I was ordained a deacon in 2012, but my diaconate journey began long ago in three phases.
The first was in high school at Corpus Christi Academy where most of my teachers were Benedictine priests, holy men who were dedicated to the education and well-being of young men. They taught the value of “Ora et Labora,” that is, pray and work, prayers and works of mercy of every kind for my neighbor, for the stranger, for the poor, for our enemies, for the world. I wanted to be a part of their noble work.
After graduation I was accepted by the order as a seminarian and was sent to St. Joseph Abbey in St. Benedict, Louisiana, to attend the collegiate seminary administered by the monks of the abbey.
After two wonderful, insightful years, a wise monk told me that I was better made for the world, not the monastic life. “Your purpose is to confront directly the vagaries that roam the lives of people,” he would say. “In what way I would ask.” “Go find out, out there,” he said.
I left and attended the University of Houston, graduating with a BA in English, and afterward entered graduate school with a teaching fellowship. Then began my second phase.
One of my roommates was part of the University’s Speaker’s Bureau and arranged to have Cesar Chavez come to the university to give a speech. His message of justice for the poor, for migrant farm workers, left me enthralled. I left school and became an organizer for his organization, the United Farm Workers Union, and got to know Chavez on a personal level. Through the next four years, I was a staff member of the union.
Chavez went to Mass and received Holy Communion nearly every day. He was a practicing Catholic. He and his wife Helen had eight children. Whenever he made speaking engagements around the country, he always made time to go to Mass and receive the Eucharist.

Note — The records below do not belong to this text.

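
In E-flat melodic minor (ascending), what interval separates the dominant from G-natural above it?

major sixth

The dominant of Eb melodic minor (ascending) is Bb.
Bb up to G: letters B→G make it a sixth; 9 semitones makes it major.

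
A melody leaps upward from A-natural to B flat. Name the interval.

Counting letters A–B gives a second.
A→Bb = 1 semitone, 1 narrower than the major second (2), so minor.

minor second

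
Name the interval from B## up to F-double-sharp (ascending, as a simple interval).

diminished fifth

The letter names run B→F, a span of 4 letter steps, so the interval is some kind of fifth.
B## to F## is 6 semitones. A perfect fifth is 7, so 6 makes it diminished.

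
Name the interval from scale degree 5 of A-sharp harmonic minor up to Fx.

Scale degree 5 of A# harmonic minor is E#.
E# up to F##: letters E→F make it a second; 2 semitones makes it major.

major second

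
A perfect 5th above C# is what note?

A fifth above C lands on the letter G.
A perfect fifth spans 7 semitones, so C# moves to pitch class 8. On the letter G that is G#.

G#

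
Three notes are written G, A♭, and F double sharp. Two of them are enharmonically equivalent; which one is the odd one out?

Ab

In 12-tone equal temperament, enharmonic equivalents share a pitch class. G is pitch class 7; Ab is pitch class 8; F## is pitch class 7.
G and F## share pitch class 7, while Ab is pitch class 8.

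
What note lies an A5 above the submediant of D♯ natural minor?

F##

The submediant of D# natural minor is B.
An augmented fifth (8 semitones) above B lands on the letter F, giving F##.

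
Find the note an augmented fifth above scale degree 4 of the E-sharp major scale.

E##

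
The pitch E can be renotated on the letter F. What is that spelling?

E is pitch class 4. The letter F alone is pitch class 5.
To reach pitch class 4 from F requires an offset of -1 semitone, i.e. flat: Fb.

Fb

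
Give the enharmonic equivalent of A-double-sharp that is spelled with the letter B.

B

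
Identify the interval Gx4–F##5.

minor seventh

The letter names run G→F, a span of 6 letter steps, so the interval is some kind of seventh.
G## to F## is 10 semitones. A major seventh is 11, so 10 makes it minor.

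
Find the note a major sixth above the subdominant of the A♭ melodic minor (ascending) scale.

The subdominant of Ab melodic minor (ascending) is Db.
A major sixth (9 semitones) above Db lands on the letter B, giving Bb.

Bb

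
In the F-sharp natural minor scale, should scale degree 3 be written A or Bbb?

A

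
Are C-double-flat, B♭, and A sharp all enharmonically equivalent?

Yes

Cbb is pitch class 10; Bb is pitch class 10; A# is pitch class 10.
All spellings map to pitch class 10, so they are enharmonically equivalent.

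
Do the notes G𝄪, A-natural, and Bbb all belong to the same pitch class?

Yes

G## is pitch class 9; A is pitch class 9; Bbb is pitch class 9.
All spellings map to pitch class 9, so they are enharmonically equivalent.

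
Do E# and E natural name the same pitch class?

E# is pitch class 5; E is pitch class 4.
The pitch classes differ (5 vs. 4), so they are not enharmonic equivalents.

No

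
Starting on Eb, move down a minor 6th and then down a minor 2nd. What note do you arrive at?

F#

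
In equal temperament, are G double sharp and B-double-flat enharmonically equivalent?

G## is pitch class 9; Bbb is pitch class 9.
All spellings map to pitch class 9, so they are enharmonically equivalent.

Yes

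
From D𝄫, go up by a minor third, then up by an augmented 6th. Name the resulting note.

A minor third up from Dbb is Fbb (letter F, 3 semitones up).
An augmented sixth up from Fbb is Db (letter D, 10 semitones up).

Db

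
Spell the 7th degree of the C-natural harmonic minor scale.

The C harmonic minor scale runs C D Eb F G Ab B.
Degree 7 is B.

B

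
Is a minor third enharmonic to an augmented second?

Yes

A minor third spans 3 semitones; an augmented second spans 3.
They are enharmonically equivalent.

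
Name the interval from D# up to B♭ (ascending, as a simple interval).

diminished sixth

Counting letters D–E–F–G–A–B gives a sixth.
D#→Bb = 7 semitones, 2 narrower than the major sixth (9), so diminished.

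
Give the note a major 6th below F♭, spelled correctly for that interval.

A sixth below F lands on the letter A.
A major sixth spans 9 semitones, so Fb moves to pitch class 7. On the letter A that is Abb.

Abb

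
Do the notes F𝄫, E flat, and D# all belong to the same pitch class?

Yes

Fbb is pitch class 3; Eb is pitch class 3; D# is pitch class 3.
All spellings map to pitch class 3, so they are enharmonically equivalent.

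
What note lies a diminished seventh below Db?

E

D down a major seventh is Eb, so the target letter is E.
From Db, a diminished seventh is 9 semitones down: E.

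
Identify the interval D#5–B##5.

augmented sixth

Counting letters D–E–F–G–A–B gives a sixth.
D#→B## = 10 semitones, 1 wider than the major sixth (9), so augmented.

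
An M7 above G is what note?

F#

A seventh above G lands on the letter F.
A major seventh spans 11 semitones, so G moves to pitch class 6. On the letter F that is F#.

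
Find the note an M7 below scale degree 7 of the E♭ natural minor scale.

Scale degree 7 of Eb natural minor is Db.
A major seventh (11 semitones) below Db lands on the letter E, giving Ebb.

Ebb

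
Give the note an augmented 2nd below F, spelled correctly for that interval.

Ebb

A second below F lands on the letter E.
An augmented second spans 3 semitones, so F moves to pitch class 2. On the letter E that is Ebb.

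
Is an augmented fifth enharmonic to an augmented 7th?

An augmented fifth spans 8 semitones; an augmented seventh spans 12.
The spans differ, so they are not enharmonic equivalents.

No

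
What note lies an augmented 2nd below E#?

E down a major second is D, so the target letter is D.
From E#, an augmented second is 3 semitones down: D.

D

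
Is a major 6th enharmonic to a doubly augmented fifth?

A major sixth spans 9 semitones; a doubly augmented fifth spans 9.
They are enharmonically equivalent.

Yes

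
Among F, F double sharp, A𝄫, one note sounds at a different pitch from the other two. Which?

F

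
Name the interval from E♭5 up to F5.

major second

The letter names run E→F, a span of 1 letter step, so the interval is some kind of second.
Eb to F is 2 semitones. A major second is 2, so 2 makes it major.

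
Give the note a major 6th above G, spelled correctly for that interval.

E

G up a major sixth is E, so the target letter is E.
From G, a major sixth is 9 semitones up: E.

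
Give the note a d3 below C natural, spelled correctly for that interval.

C down a major third is Ab, so the target letter is A.
From C, a diminished third is 2 semitones down: A#.

A#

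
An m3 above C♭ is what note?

Ebb

C up a major third is E, so the target letter is E.
From Cb, a minor third is 3 semitones up: Ebb.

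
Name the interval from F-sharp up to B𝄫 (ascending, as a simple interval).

doubly diminished fourth

Counting letters F–G–A–B gives a fourth.
F#→Bbb = 3 semitones, 2 narrower than the perfect fourth (5), so doubly diminished.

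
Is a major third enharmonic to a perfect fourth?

No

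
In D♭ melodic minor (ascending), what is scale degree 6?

Bb

The Db melodic minor (ascending) scale runs Db Eb Fb Gb Ab Bb C.
Degree 6 is Bb.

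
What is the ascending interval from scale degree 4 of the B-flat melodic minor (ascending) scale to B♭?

Scale degree 4 of Bb melodic minor (ascending) is Eb.
Eb up to Bb: letters E→B make it a fifth; 7 semitones makes it perfect.

perfect fifth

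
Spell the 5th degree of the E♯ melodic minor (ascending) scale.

Degree 5 takes the letter 4 steps above E, which is B.
In melodic minor (ascending), degree 5 sits 7 semitones above the tonic. E# + 7 semitones is pitch class 0, spelled on B as B#.

B#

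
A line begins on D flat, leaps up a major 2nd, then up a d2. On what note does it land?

Fbb

A major second up from Db is Eb (letter E, 2 semitones up).
A diminished second up from Eb is Fbb (letter F, 0 semitones up).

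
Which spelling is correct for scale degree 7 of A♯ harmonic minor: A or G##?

G##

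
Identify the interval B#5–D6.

diminished third

Counting letters B–C–D gives a third.
B#→D = 2 semitones, 2 narrower than the major third (4), so diminished.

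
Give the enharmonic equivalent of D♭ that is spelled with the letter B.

B##

Db is pitch class 1. The letter B alone is pitch class 11.
To reach pitch class 1 from B requires an offset of +2 semitones, i.e. double sharp: B##.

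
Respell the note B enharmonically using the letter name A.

A##

Plain A sits 2 semitones below B, so on the letter A the same pitch needs a double sharp: A##.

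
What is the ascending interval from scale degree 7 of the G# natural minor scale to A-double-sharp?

Scale degree 7 of G# natural minor is F#.
F# up to A##: letters F→A make it a third; 5 semitones makes it augmented.

augmented third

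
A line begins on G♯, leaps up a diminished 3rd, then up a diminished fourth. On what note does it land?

A diminished third up from G# is Bb (letter B, 2 semitones up).
A diminished fourth up from Bb is Ebb (letter E, 4 semitones up).

Ebb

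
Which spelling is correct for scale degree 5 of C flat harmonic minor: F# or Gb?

Gb

Each scale degree takes a distinct letter name. Degree 5 of a scale on C must use the letter G.
Gb and F# are enharmonically the same pitch, but only Gb uses the letter G, so it is the correct spelling here.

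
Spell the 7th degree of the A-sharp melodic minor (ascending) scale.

G##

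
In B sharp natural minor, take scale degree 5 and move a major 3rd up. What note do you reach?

Scale degree 5 of B# natural minor is F##.
A major third (4 semitones) above F## lands on the letter A, giving A##.

A##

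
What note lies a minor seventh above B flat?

A seventh above B lands on the letter A.
A minor seventh spans 10 semitones, so Bb moves to pitch class 8. On the letter A that is Ab.

Ab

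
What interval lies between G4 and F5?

minor seventh

The letter names run G→F, a span of 6 letter steps, so the interval is some kind of seventh.
G to F is 10 semitones. A major seventh is 11, so 10 makes it minor.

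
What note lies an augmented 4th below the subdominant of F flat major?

The subdominant of Fb major is Bbb.
An augmented fourth (6 semitones) below Bbb lands on the letter F, giving Fbb.

Fbb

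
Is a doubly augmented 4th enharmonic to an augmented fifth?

A doubly augmented fourth spans 7 semitones; an augmented fifth spans 8.
The spans differ, so they are not enharmonic equivalents.

No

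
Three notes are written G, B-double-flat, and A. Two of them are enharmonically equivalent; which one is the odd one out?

G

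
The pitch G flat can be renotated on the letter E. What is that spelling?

E##

Gb is pitch class 6. The letter E alone is pitch class 4.
To reach pitch class 6 from E requires an offset of +2 semitones, i.e. double sharp: E##.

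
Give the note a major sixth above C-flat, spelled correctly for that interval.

Ab

C up a major sixth is A, so the target letter is A.
From Cb, a major sixth is 9 semitones up: Ab.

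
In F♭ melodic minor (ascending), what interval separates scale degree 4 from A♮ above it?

augmented seventh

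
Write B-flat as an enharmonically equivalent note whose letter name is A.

A#

Plain A sits 1 semitone below Bb, so on the letter A the same pitch needs a sharp: A#.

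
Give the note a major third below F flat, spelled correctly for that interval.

Dbb

A third below F lands on the letter D.
A major third spans 4 semitones, so Fb moves to pitch class 0. On the letter D that is Dbb.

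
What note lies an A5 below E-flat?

A fifth below E lands on the letter A.
An augmented fifth spans 8 semitones, so Eb moves to pitch class 7. On the letter A that is Abb.

Abb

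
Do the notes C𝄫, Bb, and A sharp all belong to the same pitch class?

Yes

Cbb = pitch class 10 and Bb = pitch class 10 and A# = pitch class 10 — the same pitch class, so they are enharmonic equivalents.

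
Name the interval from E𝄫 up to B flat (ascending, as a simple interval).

Counting letters E–F–G–A–B gives a fifth.
Ebb→Bb = 8 semitones, 1 wider than the perfect fifth (7), so augmented.

augmented fifth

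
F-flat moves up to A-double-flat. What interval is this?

minor third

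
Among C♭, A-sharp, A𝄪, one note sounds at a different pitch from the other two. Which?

A#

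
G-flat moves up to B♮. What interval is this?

Counting letters G–A–B gives a third.
Gb→B = 5 semitones, 1 wider than the major third (4), so augmented.

augmented third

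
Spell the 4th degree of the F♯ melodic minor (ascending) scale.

The F# melodic minor (ascending) scale runs F# G# A B C# D# E#.
Degree 4 is B.

B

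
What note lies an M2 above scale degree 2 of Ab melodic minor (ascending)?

C

Scale degree 2 of Ab melodic minor (ascending) is Bb.
A major second (2 semitones) above Bb lands on the letter C, giving C.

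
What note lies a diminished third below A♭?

A down a major third is F, so the target letter is F.
From Ab, a diminished third is 2 semitones down: F#.

F#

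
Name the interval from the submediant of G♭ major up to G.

major third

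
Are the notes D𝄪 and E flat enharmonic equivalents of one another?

Two spellings are enharmonically equivalent only if they share a pitch class.
Here D## → 4, Eb → 3; 3 ≠ 4, so they are not.

No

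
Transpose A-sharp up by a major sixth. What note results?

F##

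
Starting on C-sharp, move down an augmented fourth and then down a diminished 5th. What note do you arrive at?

C#

An augmented fourth down from C# is G (letter G, 6 semitones down).
A diminished fifth down from G is C# (letter C, 6 semitones down).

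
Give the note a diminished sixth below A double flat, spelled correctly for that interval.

C

A sixth below A lands on the letter C.
A diminished sixth spans 7 semitones, so Abb moves to pitch class 0. On the letter C that is C.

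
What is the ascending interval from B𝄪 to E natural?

The letter names run B→E, a span of 3 letter steps, so the interval is some kind of fourth.
B## to E is 3 semitones. A perfect fourth is 5, so 3 makes it doubly diminished.

doubly diminished fourth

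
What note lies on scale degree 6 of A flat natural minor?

The Ab natural minor scale runs Ab Bb Cb Db Eb Fb Gb.
Degree 6 is Fb.

Fb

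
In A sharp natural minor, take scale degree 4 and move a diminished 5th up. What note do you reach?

A

Scale degree 4 of A# natural minor is D#.
A diminished fifth (6 semitones) above D# lands on the letter A, giving A.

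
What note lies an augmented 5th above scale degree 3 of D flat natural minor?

C

Scale degree 3 of Db natural minor is Fb.
An augmented fifth (8 semitones) above Fb lands on the letter C, giving C.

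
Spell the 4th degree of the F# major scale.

B

Degree 4 takes the letter 3 steps above F, which is B.
In major, degree 4 sits 5 semitones above the tonic. F# + 5 semitones is pitch class 11, spelled on B as B.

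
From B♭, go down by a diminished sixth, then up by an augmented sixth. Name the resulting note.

B##

A diminished sixth down from Bb is D# (letter D, 7 semitones down).
An augmented sixth up from D# is B## (letter B, 10 semitones up).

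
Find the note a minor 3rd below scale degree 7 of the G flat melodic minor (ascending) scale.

D

Scale degree 7 of Gb melodic minor (ascending) is F.
A minor third (3 semitones) below F lands on the letter D, giving D.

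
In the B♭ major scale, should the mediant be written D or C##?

D

Each scale degree takes a distinct letter name. Degree 3 of a scale on B must use the letter D.
D and C## are enharmonically the same pitch, but only D uses the letter D, so it is the correct spelling here.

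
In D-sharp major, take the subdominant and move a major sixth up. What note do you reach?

E#

The subdominant of D# major is G#.
A major sixth (9 semitones) above G# lands on the letter E, giving E#.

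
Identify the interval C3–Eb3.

Counting letters C–D–E gives a third.
C→Eb = 3 semitones, 1 narrower than the major third (4), so minor.

minor third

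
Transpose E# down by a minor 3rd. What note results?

C##

E down a major third is C, so the target letter is C.
From E#, a minor third is 3 semitones down: C##.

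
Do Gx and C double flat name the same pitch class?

Two spellings are enharmonically equivalent only if they share a pitch class.
Here G## → 9, Cbb → 10; 9 ≠ 10, so they are not.

No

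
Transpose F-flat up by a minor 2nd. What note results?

Gbb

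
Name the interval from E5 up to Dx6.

augmented seventh

The letter names run E→D, a span of 6 letter steps, so the interval is some kind of seventh.
E to D## is 12 semitones. A major seventh is 11, so 12 makes it augmented.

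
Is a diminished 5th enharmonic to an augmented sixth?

A diminished fifth spans 6 semitones; an augmented sixth spans 10.
The spans differ, so they are not enharmonic equivalents.

No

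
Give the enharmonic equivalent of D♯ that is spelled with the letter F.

Plain F sits 2 semitones above D#, so on the letter F the same pitch needs a double flat: Fbb.

Fbb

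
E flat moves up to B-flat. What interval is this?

The letter names run E→B, a span of 4 letter steps, so the interval is some kind of fifth.
Eb to Bb is 7 semitones. A perfect fifth is 7, so 7 makes it perfect.

perfect fifth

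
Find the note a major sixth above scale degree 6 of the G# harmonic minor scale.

Scale degree 6 of G# harmonic minor is E.
A major sixth (9 semitones) above E lands on the letter C, giving C#.

C#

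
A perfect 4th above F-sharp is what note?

A fourth above F lands on the letter B.
A perfect fourth spans 5 semitones, so F# moves to pitch class 11. On the letter B that is B.

B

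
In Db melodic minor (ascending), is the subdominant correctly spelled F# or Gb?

Gb

Each scale degree takes a distinct letter name. Degree 4 of a scale on D must use the letter G.
Gb and F# are enharmonically the same pitch, but only Gb uses the letter G, so it is the correct spelling here.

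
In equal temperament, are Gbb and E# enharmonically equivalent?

Yes

Gbb = pitch class 5 and E# = pitch class 5 — the same pitch class, so they are enharmonic equivalents.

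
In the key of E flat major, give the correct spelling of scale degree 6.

C

Degree 6 takes the letter 5 steps above E, which is C.
In major, degree 6 sits 9 semitones above the tonic. Eb + 9 semitones is pitch class 0, spelled on C as C.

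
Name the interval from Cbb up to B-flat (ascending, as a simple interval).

augmented seventh

The letter names run C→B, a span of 6 letter steps, so the interval is some kind of seventh.
Cbb to Bb is 12 semitones. A major seventh is 11, so 12 makes it augmented.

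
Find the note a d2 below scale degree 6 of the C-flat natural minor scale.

Scale degree 6 of Cb natural minor is Abb.
A diminished second (0 semitones) below Abb lands on the letter G, giving G.

G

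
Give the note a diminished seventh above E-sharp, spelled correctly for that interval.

E up a major seventh is D#, so the target letter is D.
From E#, a diminished seventh is 9 semitones up: D.

D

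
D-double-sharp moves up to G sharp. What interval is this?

Counting letters D–E–F–G gives a fourth.
D##→G# = 4 semitones, 1 narrower than the perfect fourth (5), so diminished.

diminished fourth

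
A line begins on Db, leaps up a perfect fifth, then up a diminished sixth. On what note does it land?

A perfect fifth up from Db is Ab (letter A, 7 semitones up).
A diminished sixth up from Ab is Fbb (letter F, 7 semitones up).

Fbb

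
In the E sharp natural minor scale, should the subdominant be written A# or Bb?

A#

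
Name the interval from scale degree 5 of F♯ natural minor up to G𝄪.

augmented fifth

Scale degree 5 of F# natural minor is C#.
C# up to G##: letters C→G make it a fifth; 8 semitones makes it augmented.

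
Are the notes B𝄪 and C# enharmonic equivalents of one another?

B## is pitch class 1; C# is pitch class 1.
All spellings map to pitch class 1, so they are enharmonically equivalent.

Yes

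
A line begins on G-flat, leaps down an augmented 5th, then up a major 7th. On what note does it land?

An augmented fifth down from Gb is Cbb (letter C, 8 semitones down).
A major seventh up from Cbb is Bbb (letter B, 11 semitones up).

Bbb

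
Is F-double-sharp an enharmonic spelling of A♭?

No

Two spellings are enharmonically equivalent only if they share a pitch class.
Here F## → 7, Ab → 8; 7 ≠ 8, so they are not.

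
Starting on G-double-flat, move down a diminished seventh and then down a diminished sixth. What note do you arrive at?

C#

A diminished seventh down from Gbb is Ab (letter A, 9 semitones down).
A diminished sixth down from Ab is C# (letter C, 7 semitones down).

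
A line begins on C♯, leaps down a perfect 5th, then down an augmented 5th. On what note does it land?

Bb

A perfect fifth down from C# is F# (letter F, 7 semitones down).
An augmented fifth down from F# is Bb (letter B, 8 semitones down).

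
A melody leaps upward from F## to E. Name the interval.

Counting letters F–G–A–B–C–D–E gives a seventh.
F##→E = 9 semitones, 2 narrower than the major seventh (11), so diminished.

diminished seventh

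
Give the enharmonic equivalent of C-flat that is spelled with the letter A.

Cb is pitch class 11. The letter A alone is pitch class 9.
To reach pitch class 11 from A requires an offset of +2 semitones, i.e. double sharp: A##.

A##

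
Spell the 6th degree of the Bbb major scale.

Gb

Degree 6 takes the letter 5 steps above B, which is G.
In major, degree 6 sits 9 semitones above the tonic. Bbb + 9 semitones is pitch class 6, spelled on G as Gb.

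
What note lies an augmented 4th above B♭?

E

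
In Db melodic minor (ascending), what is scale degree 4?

The Db melodic minor (ascending) scale runs Db Eb Fb Gb Ab Bb C.
Degree 4 is Gb.

Gb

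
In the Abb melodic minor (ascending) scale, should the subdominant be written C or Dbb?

Dbb

Each scale degree takes a distinct letter name. Degree 4 of a scale on A must use the letter D.
Dbb and C are enharmonically the same pitch, but only Dbb uses the letter D, so it is the correct spelling here.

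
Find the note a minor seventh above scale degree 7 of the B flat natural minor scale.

Gb

Scale degree 7 of Bb natural minor is Ab.
A minor seventh (10 semitones) above Ab lands on the letter G, giving Gb.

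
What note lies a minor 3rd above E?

G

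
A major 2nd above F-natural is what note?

G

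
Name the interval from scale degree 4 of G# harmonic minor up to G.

diminished fifth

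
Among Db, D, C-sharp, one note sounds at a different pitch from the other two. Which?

D

In 12-tone equal temperament, enharmonic equivalents share a pitch class. Db is pitch class 1; D is pitch class 2; C# is pitch class 1.
Db and C# share pitch class 1, while D is pitch class 2.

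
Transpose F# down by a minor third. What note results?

A third below F lands on the letter D.
A minor third spans 3 semitones, so F# moves to pitch class 3. On the letter D that is D#.

D#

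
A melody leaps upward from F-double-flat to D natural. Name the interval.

The letter names run F→D, a span of 5 letter steps, so the interval is some kind of sixth.
Fbb to D is 11 semitones. A major sixth is 9, so 11 makes it doubly augmented.

doubly augmented sixth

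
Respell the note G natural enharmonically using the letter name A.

Abb

G is pitch class 7. The letter A alone is pitch class 9.
To reach pitch class 7 from A requires an offset of -2 semitones, i.e. double flat: Abb.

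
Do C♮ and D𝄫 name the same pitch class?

Yes

C is pitch class 0; Dbb is pitch class 0.
All spellings map to pitch class 0, so they are enharmonically equivalent.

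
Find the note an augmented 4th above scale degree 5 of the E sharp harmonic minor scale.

E##

Scale degree 5 of E# harmonic minor is B#.
An augmented fourth (6 semitones) above B# lands on the letter E, giving E##.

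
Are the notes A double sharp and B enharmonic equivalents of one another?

A## = pitch class 11 and B = pitch class 11 — the same pitch class, so they are enharmonic equivalents.

Yes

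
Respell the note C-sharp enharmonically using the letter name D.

Db

Plain D sits 1 semitone above C#, so on the letter D the same pitch needs a flat: Db.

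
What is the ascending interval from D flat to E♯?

doubly augmented second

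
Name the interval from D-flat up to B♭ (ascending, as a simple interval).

major sixth

The letter names run D→B, a span of 5 letter steps, so the interval is some kind of sixth.
Db to Bb is 9 semitones. A major sixth is 9, so 9 makes it major.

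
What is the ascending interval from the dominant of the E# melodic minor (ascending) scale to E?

The dominant of E# melodic minor (ascending) is B#.
B# up to E: letters B→E make it a fourth; 4 semitones makes it diminished.

diminished fourth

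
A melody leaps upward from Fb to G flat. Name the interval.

The letter names run F→G, a span of 1 letter step, so the interval is some kind of second.
Fb to Gb is 2 semitones. A major second is 2, so 2 makes it major.

major second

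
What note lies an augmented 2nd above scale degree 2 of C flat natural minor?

E

Scale degree 2 of Cb natural minor is Db.
An augmented second (3 semitones) above Db lands on the letter E, giving E.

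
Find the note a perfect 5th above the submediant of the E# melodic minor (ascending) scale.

The submediant of E# melodic minor (ascending) is C##.
A perfect fifth (7 semitones) above C## lands on the letter G, giving G##.

G##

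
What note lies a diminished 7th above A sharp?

G

A seventh above A lands on the letter G.
A diminished seventh spans 9 semitones, so A# moves to pitch class 7. On the letter G that is G.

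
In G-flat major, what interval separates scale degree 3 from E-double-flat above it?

diminished fourth

Scale degree 3 of Gb major is Bb.
Bb up to Ebb: letters B→E make it a fourth; 4 semitones makes it diminished.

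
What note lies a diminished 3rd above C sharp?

C up a major third is E, so the target letter is E.
From C#, a diminished third is 2 semitones up: Eb.

Eb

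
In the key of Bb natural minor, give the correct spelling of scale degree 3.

The Bb natural minor scale runs Bb C Db Eb F Gb Ab.
Degree 3 is Db.

Db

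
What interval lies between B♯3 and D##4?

major third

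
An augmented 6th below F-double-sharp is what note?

A sixth below F lands on the letter A.
An augmented sixth spans 10 semitones, so F## moves to pitch class 9. On the letter A that is A.

A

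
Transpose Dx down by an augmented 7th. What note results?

E

D down a major seventh is Eb, so the target letter is E.
From D##, an augmented seventh is 12 semitones down: E.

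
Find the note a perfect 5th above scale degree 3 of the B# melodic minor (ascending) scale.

A#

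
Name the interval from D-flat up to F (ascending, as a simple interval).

The letter names run D→F, a span of 2 letter steps, so the interval is some kind of third.
Db to F is 4 semitones. A major third is 4, so 4 makes it major.

major third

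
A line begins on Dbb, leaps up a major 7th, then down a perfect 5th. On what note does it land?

Fb

A major seventh up from Dbb is Cb (letter C, 11 semitones up).
A perfect fifth down from Cb is Fb (letter F, 7 semitones down).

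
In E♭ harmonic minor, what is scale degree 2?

F

The Eb harmonic minor scale runs Eb F Gb Ab Bb Cb D.
Degree 2 is F.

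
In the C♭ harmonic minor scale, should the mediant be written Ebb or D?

Ebb

Each scale degree takes a distinct letter name. Degree 3 of a scale on C must use the letter E.
Ebb and D are enharmonically the same pitch, but only Ebb uses the letter E, so it is the correct spelling here.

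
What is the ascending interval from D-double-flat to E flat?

augmented second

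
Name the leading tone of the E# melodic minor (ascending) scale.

D##

Degree 7 takes the letter 6 steps above E, which is D.
In melodic minor (ascending), degree 7 sits 11 semitones above the tonic. E# + 11 semitones is pitch class 4, spelled on D as D##.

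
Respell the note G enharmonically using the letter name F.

Plain F sits 2 semitones below G, so on the letter F the same pitch needs a double sharp: F##.

F##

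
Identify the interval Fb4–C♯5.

The letter names run F→C, a span of 4 letter steps, so the interval is some kind of fifth.
Fb to C# is 9 semitones. A perfect fifth is 7, so 9 makes it doubly augmented.

doubly augmented fifth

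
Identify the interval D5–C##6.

The letter names run D→C, a span of 6 letter steps, so the interval is some kind of seventh.
D to C## is 12 semitones. A major seventh is 11, so 12 makes it augmented.

augmented seventh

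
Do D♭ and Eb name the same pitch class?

Two spellings are enharmonically equivalent only if they share a pitch class.
Here Db → 1, Eb → 3; 1 ≠ 3, so they are not.

No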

Chavez taught me how to be a good Catholic in the face of adversity. He preached non-violence. He believed in prayer, believed in the power of the rosary and saw himself as a little soul, ready to sacrifice all for the benefit of poor farm workers and their families. He was a servant of the poor and needy.
When he would engage in month-long fasts, his only nourishment was the Body and Blood of Christ. He was totally grounded in the Good News of Jesus. By his example, I saw what it was to be a Catholic with faith in action, to love, to sacrifice, to be humble, to pray, to bring peace, to be brave in the face of danger and anger. He taught me the beauty of Catholicism and what it was to be a little soul who could do great things. Without knowing it at the time, this was one of the foundations of my future diaconate.
In my third phase, I met a beautiful young lady, Catalina “Cat,” who was a news anchor at the Telemundo station in Houston. Within eight months we were married and she taught me and is still teaching me how to live in the light of Christ, loving the positive, the upbeat, loving the happiness of family, of children, loving the Church and her people.
She taught me never to lose hope even in the face of potential disaster, as when our youngest daughter needed a bone marrow transplant to save her life. I was in the middle of my diaconate studies when our daughter became sick. I was ready to quit because I was so distraught and couldn’t concentrate on my studies. Cat wouldn’t have it. Cat never doubted that our daughter would live and that I would become a deacon. She gave both of us strength. Nine years later our daughter is a healthy, beautiful young lady.
Now I am the deacon at St. Helena of the True Cross of Jesus in Corpus Christi where I assist at Mass, sometimes preach, baptize children and lead the efforts to take Holy Communion to the sick, the elderly and the homebound, and offer classes on our faith, all under the leadership of Bishop Michael Mulvey and our pastor, Father Richard Libby.
My brother deacons and I are proud to be the fruit from the living roots of the diaconate. Our history reaches back to the earliest days of the Church when seven worthy men were called on to assist the apostles in distributing the Eucharist and serving the church and its members in spiritual and bodily needs.
The first martyr of the Church, St. Stephen, was an ordained deacon who died by stoning in 34 AD. In the article, “Deacons Yesterday and Tomorrow,” published in 1995 in Christifidelis, Duane L.C.M. Galles writes that from 432 to 684 AD there were thirty-seven popes who were deacons when they ascended to the papacy, three of them became priests after becoming pope, the rest remained deacons. St. Leo the Great and St. Gregory the Great were deacons when they were elected pope.
From the earliest days of the Church through the Middle Ages deacons were a vital part of Catholicism.
In the gospel of Mark and Matthew, when Jesus is tempted by the devil, we have a foreshadowing of the diaconate. After the devil left Jesus, angels came and ministered to Him. In the original Greek the word for ‘ministered’ in both gospels is “dikonoun,” that is the angels came and took care of Jesus, served him, waited on him, or translated literally, the angels “deaconed” Jesus. They were his “diakonos,” that is, his servants.
We deacons, mostly married, who have children, who work in secular jobs, are the little souls inspired by the angels to bring good works to God’s people, to bring mercy and help, to dry the tears of the bereaved, to serve and be one with the faithful as we kneel with them at Mass, when bread and wine become the Body and Blood of Christ.